World’s oldest ritual discovered. Worshipped the python 70,000 years ago

A new archaeological find in Botswana shows that our ancestors in Africa engaged in ritual practice 70,000 years ago — 30,000 years earlier than the oldest finds in Europe. This sensational discovery strengthens Africa’s position as the cradle of modern man.


A startling archaeological discovery this summer changes our understanding of human history. While, up until now, scholars have largely held that man’s first rituals were carried out over 40, 000 years ago in Europe, it now appears that they were wrong about both the time and place.

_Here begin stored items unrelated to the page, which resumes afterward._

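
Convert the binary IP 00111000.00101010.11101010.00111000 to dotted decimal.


00111000 = 56
00101010 = 42
11101010 = 234
00111000 = 56
IP: 56.42.234.56


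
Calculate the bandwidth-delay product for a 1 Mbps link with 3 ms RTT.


BDP = bandwidth * RTT
= 1 Mbps * 3 ms
= 1 * 1e6 * 3 / 1000 bits
= 3000 bits
= 375 bytes
BDP = 3000 bits (375 bytes)


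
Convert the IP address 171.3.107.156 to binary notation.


171 = 10101011
3 = 00000011
107 = 01101011
156 = 10011100
Binary: 10101011.00000011.01101011.10011100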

Associate Professor Sheila Coulson , from the University of Oslo, can now show that modern humans, Homo sapiens, have performed advanced rituals in Africa for 70,000 years. She has, in other words, discovered mankind’s oldest known ritual.

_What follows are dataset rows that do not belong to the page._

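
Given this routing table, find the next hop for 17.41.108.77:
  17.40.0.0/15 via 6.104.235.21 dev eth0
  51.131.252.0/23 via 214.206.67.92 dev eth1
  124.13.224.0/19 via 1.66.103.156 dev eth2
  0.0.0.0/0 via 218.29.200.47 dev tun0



Longest prefix match for 17.41.108.77:
  /15 17.40.0.0: MATCH
  /23 51.131.252.0: no
  /19 124.13.224.0: no
  /0 0.0.0.0: MATCH
Selected: next-hop 6.104.235.21 via eth0 (matched /15)


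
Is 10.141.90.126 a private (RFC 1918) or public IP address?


RFC 1918 private ranges:
  10.0.0.0/8 (10.0.0.0 - 10.255.255.255)
  172.16.0.0/12 (172.16.0.0 - 172.31.255.255)
  192.168.0.0/16 (192.168.0.0 - 192.168.255.255)
Private (in 10.0.0.0/8)


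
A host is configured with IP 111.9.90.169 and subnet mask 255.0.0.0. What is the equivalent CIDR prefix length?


Binary: 11111111.00000000.00000000.00000000
Count leading 1s
Prefix: /8


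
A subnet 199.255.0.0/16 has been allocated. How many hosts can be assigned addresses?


Host bits = 32 - 16 = 16
Total addresses = 2^16 = 65536
Usable = total - 2 (network and broadcast)
Usable hosts: 65534


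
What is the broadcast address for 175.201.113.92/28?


Network: 175.201.113.80/28
Host bits = 4
Set all host bits to 1:
Broadcast: 175.201.113.95


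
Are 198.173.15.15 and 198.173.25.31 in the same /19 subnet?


Mask: 255.255.224.0
198.173.15.15 AND mask = 198.173.0.0
198.173.25.31 AND mask = 198.173.0.0
Yes, same subnet (198.173.0.0)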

The archaeologist from the Department of Archaeology, Conservation, and Historical Studies, made the surprising discovery while she was studying the origin of the Sanpeople in cooperation with the University of Tromsø, Norway, and the University of Botswana. A group of the San live in the sparsely inhabited area of north-western Botswana known as Ngamiland.
Coulson made the discovery while searching for artifacts from the Middle Stone Age in the only hills present for hundreds of kilometers in any direction. This group of small peaks within the Kalahari Desert is known as the Tsodilo Hills and is famous for having the largest concentration of rock paintings in the world. The more than 3,500 paintings, some more than 1,500 years old, constitute an important piece of our cultural heritage and are the reason that Tsodilo is listed as a UNESCO World Heritage Site.
The Tsodilo Hills are still a sacred place for the San, who call them the “Mountains of the Gods” and the “Rock that Whispers”. San guides who lead archaeologists to the hills must first check with their deity to ascertain whether they are welcome there.
The python is one of the San’s most important animals. According to their creation myth, mankind descended from the python and the ancient, arid streambeds around the hills are said to have been created by the python as it circled the hills in its ceaseless search for water.
The python cave
Sheila Coulson’s find shows that people from the area had a specific ritual location associated with the python. The ritual was held in a little cave on the northern side of the Tsodilo Hills. The cave itself is so secluded and access to it is so difficult that it was not even discovered by archaeologists until the 1990s. The first archaeologists at the site noticed two paintings on one side of the cave and a rock with a large number of indentations in it on the other side.
When Coulson entered the cave this summer with her three master’s students, it struck them that the mysterious rock resembled the head of a huge python. On the six meter long by two meter tall rock, they found three-to-four hundred indentations that could only have been man-made.
“You could see the mouth and eyes of the snake. It looked like a real python. The play of sunlight over the indentations gave them the appearance of snake skin. At night, the firelight gave one the feeling that the snake was actually moving.” said Sheila Coulson to the University of Oslo’s research magazine Apollon.
They found no evidence that work had recently been done on the rock. In fact, much of the rock’s surface was extensively eroded.
When they saw the many indentations in the rock, the archaeologists wondered about more than when the work had been done. They also began thinking about what the cave had been used for and how long people had been going there. With these questions in mind, they decided to dig a test pit directly in front of the python stone.
At the bottom of the pit, they found many stones that had been used to make the indentations. Together with these tools, some of which were more than 70,000 years old, they found a piece of the wall that had fallen off during the work.